Subway CEO makes first ever TV appearance on "CBS News."
The sandwich chain has had difficulty completing a total rebrand due to its large number of stores.
Once upon a time, Subway was seen as a disruptor brand.
It was founded way back in 1965 and was one of the first, if not the first, chain to introduce the open kitchen format, where the ingredients were displayed for the customer to see. Then the sandwich was made in real-time in front of the guest.
Subway may have the same format today, but a lot has changed in 50 years.
It's no secret that the chain has struggled significant in today's market.
Although the chain has dominated the market in terms of volume and has 45,000 stores in 100 countries, Subway is still having trouble competing in today's restaurant space.
There are now millions of other fast casual concepts and the sandwich sector as a whole has been elevated.
For the last few years, Subway is attempting to combat its recent slump in both sales and consumer sentiment by doing a complete rebrand.
It all started with an overhaul in technology.
Guests can now order on the recently launched mobile app and through Messenger and then pick up the order in a designated take-out area.
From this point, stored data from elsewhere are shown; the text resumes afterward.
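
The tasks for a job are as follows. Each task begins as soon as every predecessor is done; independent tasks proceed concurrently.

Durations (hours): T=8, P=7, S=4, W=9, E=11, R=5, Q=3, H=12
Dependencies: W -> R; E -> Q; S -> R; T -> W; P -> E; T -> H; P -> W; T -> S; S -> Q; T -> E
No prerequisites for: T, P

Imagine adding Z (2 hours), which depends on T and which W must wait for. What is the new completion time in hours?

Originally the plan takes 22 hours.
With Z inserted, W now waits for max(T, P, Z).
New critical path: T→Z→W→R = 8+2+9+5 = 24 ⇒ 24 hours.

24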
This is similar offering to Panera Bread's rapid pick-up area.
The chain is also incorporating self-order kiosks and digital menu boards.
Then Subway introduced a new "fresh forward" design.
With a new vibrant green design and a fresh vegetable visual display behind the counter next to the state-of-the-art kitchen equipment, the brand has changed its look and is trying to take its tagline "eat fresh" to another level.
Subway's CEO Suzanne Greco, who took over from the chain's founder who was her brother in 2013, recently addressed how the chain is adapting to appeal better to today's consumer while appearing in a TV interview for the first time.
"Fresh, nutritious, customized food at an affordable price, was relevant 50 years ago. That is still relevant today, but we do have to evolve because fresh has a different meaning than it had 20 years ago," said Greco, on "CBS This Morning."
Greco also said that it hasn't been easy to make these changes due to the chain's massive size.
"There's a lot of disruption so we were the ones that started with this fresh revolution. That's how we started, and that's who we're going to be, that's who we are. But many brands are starting to do that. And that is what customers want," said Greco. "Consumers' ideas about food and their ideas about restaurants and service have evolved and being the size that we are it's not as simple to make a change, but we are making rapid changes."